Kalkan's central position is perfect for exploring the Lycian coast. By the end of our week there, we'd already toured much of the area's western section under our own steam, visiting a number of archeological sites, including the ancient capital city of Xanthos. We'd also spent time at the ruins of Patara, 45 minutes from Kalkan and birthplace of the 4th-century bishop who was to become best known as Father Christmas. Only five-minutes from the ruins in a dolmus ­ a shared taxi ­ is a spectacular 12 mile golden beach. Arguably the best beach in the whole of Turkey, it's protected from development by the happy chance of being a breeding ground for the loggerhead turtle.

That still left us with eastern Lycia to explore ­ which is when Ahmet, a local driver with perfect English, a New York Yankees baseball cap and a mobile phone that played the James Bond theme tune, volunteered to act as our guide for a day. This trip was to prove the highlight of the visit. Off we roared eastwards, along a breathtaking coastal highway. And before you could say "Sarcophagus!" we were in Kas, a delightful little harbour town some 17 miles from Kalkan.

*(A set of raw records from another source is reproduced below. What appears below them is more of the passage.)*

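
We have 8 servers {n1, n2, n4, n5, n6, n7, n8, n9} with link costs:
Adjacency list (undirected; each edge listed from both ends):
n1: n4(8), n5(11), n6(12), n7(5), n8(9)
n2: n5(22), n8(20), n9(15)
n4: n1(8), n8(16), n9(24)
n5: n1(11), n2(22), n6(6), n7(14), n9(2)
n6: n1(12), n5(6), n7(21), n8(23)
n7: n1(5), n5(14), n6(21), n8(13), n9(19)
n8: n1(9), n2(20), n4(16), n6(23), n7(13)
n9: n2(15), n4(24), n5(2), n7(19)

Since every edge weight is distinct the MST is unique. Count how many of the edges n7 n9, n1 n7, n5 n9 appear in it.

2

Kruskal: consider edges lightest-first.
n5 n9 (2): add — endpoints in different components.
n1 n7 (5): add — endpoints in different components.
n5 n6 (6): add — endpoints in different components.
n1 n4 (8): add — endpoints in different components.
n1 n8 (9): add — endpoints in different components.
n1 n5 (11): add — endpoints in different components.
n1 n6 (12): skip — n1 and n6 already connected.
n7 n8 (13): skip — n7 and n8 already connected.
n5 n7 (14): skip — n7 and n5 already connected.
n2 n9 (15): add — endpoints in different components.
MST edge set: {n5 n9, n1 n7, n5 n6, n1 n4, n1 n8, n1 n5, n2 n9}.
Of the listed edges, {n1 n7, n5 n9} are in the MST → 2.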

The Lycians were pretty hot on what's rather coyly known as "funerary architecture", and sarcophagi are, quite literally, a common or garden sight in the region. It's quite disconcerting to see bits of broken stone coffin dating back nearly 3,000 years being cheerfully utilised as geranium pots or litter bins. Kas, site of the ancient Lycian port of Antiphellos, is vivid testimony to this co-existence of the living with the dead. Colourful warrens of cobbled streets ­ festooned with vines, and vibrant with open-air carpet stalls and timbered shops selling ceramics and jewellery ­ all wind up towards a large sarcophagus, still complete with the massive stone base and heavy lid. And, set vertically on a sheer rock wall above the town, a collection of cliff tombs is illuminated at night so that the long-dead still seem to stand guard over the town's harbour like ghost watchmen.

Forty-five minutes after leaving Kas, travelling inland through densely wooded countryside and a fertile river delta, we came to the ruins of the former Roman city of Myra ­ site of a magnificent necropolis of ornate tombs excavated directly out of a towering rock face and carved to resemble houses. This is where the Lycians buried their wealthy dead. Intricately detailed images of aristocratic life ­ from a family feast to a deathbed scene ­ are etched into the stone surrounds and connecting passageways (cut, one assumes, to facilitate post mortem trysts). It's a breathtaking sight ­ even if, by midday, it gets hard to avoid the crowds.

From Myra, we headed back towards the coast to the idyllic waterfront village of Ucagiz, a happily bustling little community where goats and chickens pick their way through heaps of fishing nets, and where sacks of carob beans spill out over shop doorways. Here, glass-bottomed boats take you out over submerged Lycian tombs towards the nearby island of Kekova. Along its coast, the ruins of the Batik Sehir ­ a sunken Byzantine city drowned by an earthquake ­ are clearly visible both above and below the waterline.

As you cross the water towards Kekova, you pass the impossibly pretty village of Kale ("castle" in Turkish) ­ a cluster of 50 or so houses built on the site of ancient Simena. Accessible only by boat, Kale is topped by a fairytale fortress. Sleepy, charming and utterly unspoiled, it's a perfect place for a romantic retreat. Wandering around the harbourside, reflecting on the absence of commercialism, I suddenly felt a tap on my shoulder. "Do you want to buy...?" began a voice. My heart sank. Then I turned round, and everything was all right again. An elderly weathered face broke into an enormous smile. "You want to buy a child?" he said, patting the head of the little granddaughter giggling beside him. "She very naughty."

Ahmet smiled proudly. "Nice people," he said. And that's what I'll remember best of all about the Lycians.